| layout | default |
|---|---|
| title | Chapter 2: System Architecture: App, Worker, Engine |
| nav_order | 2 |
| parent | Activepieces Tutorial |
Welcome to Chapter 2: System Architecture: App, Worker, Engine. In this part of Activepieces Tutorial: Open-Source Automation, Pieces, and AI-Ready Workflow Operations, you will build an intuitive mental model first, then move into concrete implementation details and practical production tradeoffs.
This chapter explains the execution architecture that powers scale and reliability.
- understand responsibilities of app, worker, engine, and UI layers
- map queue/database dependencies to execution behavior
- identify likely bottlenecks under load spikes
- plan scaling steps without breaking flow reliability
Activepieces separates concerns:
- app handles APIs, validation, and orchestration entrypoints
- worker pulls jobs and executes flows via the engine
- engine parses flow JSON and runs execution logic
- Postgres + Redis back persistent state and queueing behavior
Start by scaling workers for execution pressure, then app replicas for ingress/API load, while keeping Redis/Postgres availability and capacity visible through monitoring.
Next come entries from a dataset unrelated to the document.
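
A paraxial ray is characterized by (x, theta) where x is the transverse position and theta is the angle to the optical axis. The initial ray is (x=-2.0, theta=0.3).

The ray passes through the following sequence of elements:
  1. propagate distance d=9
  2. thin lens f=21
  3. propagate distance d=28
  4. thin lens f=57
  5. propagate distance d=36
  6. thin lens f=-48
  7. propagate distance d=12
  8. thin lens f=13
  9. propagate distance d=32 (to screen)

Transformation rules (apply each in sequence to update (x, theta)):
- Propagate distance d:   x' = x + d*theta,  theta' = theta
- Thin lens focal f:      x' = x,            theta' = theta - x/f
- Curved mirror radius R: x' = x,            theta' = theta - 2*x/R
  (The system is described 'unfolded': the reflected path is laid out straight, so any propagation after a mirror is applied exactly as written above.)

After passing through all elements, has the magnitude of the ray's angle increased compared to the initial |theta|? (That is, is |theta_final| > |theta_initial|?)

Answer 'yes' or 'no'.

Initial: x=-2.0000 theta=0.3000
After 1 (propagate distance d=9): x=0.7000 theta=0.3000
After 2 (thin lens f=21): x=0.7000 theta=4/15 (≈0.2667)
After 3 (propagate distance d=28): x=49/6 (≈8.1667) theta=4/15 (≈0.2667)
After 4 (thin lens f=57): x=49/6 (≈8.1667) theta=211/1710 (≈0.1234)
After 5 (propagate distance d=36): x=7187/570 (≈12.6088) theta=211/1710 (≈0.1234)
After 6 (thin lens f=-48): x=7187/570 (≈12.6088) theta=3521/9120 (≈0.3861)
After 7 (propagate distance d=12): x=2069/120 (≈17.2417) theta=3521/9120 (≈0.3861)
After 8 (thin lens f=13): x=2069/120 (≈17.2417) theta=-37157/39520 (≈-0.9402)
After 9 (propagate distance d=32 (to screen)): x=-76145/5928 (≈-12.8450) theta=-37157/39520 (≈-0.9402)
|theta_initial|=0.3000 |theta_final|=37157/39520 (≈0.9402) -> increased

Answer: yes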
You now understand the runtime surfaces that matter for production scaling decisions.
Next: Chapter 3: Flow Design, Versioning, and Debugging
The docker-compose.yml makes the app/worker/engine split concrete. The AP_CONTAINER_TYPE=APP and AP_CONTAINER_TYPE=WORKER environment variables confirm the two-process deployment model described in this chapter — a single image, different runtime roles. The worker service also shows replicas: 5, which reflects the horizontal scaling design of the execution layer.
For the broader monorepo package structure, the package.json workspace scripts (serve:backend, serve:worker, serve:engine) map directly to the architectural boundaries between the API, engine, and worker packages.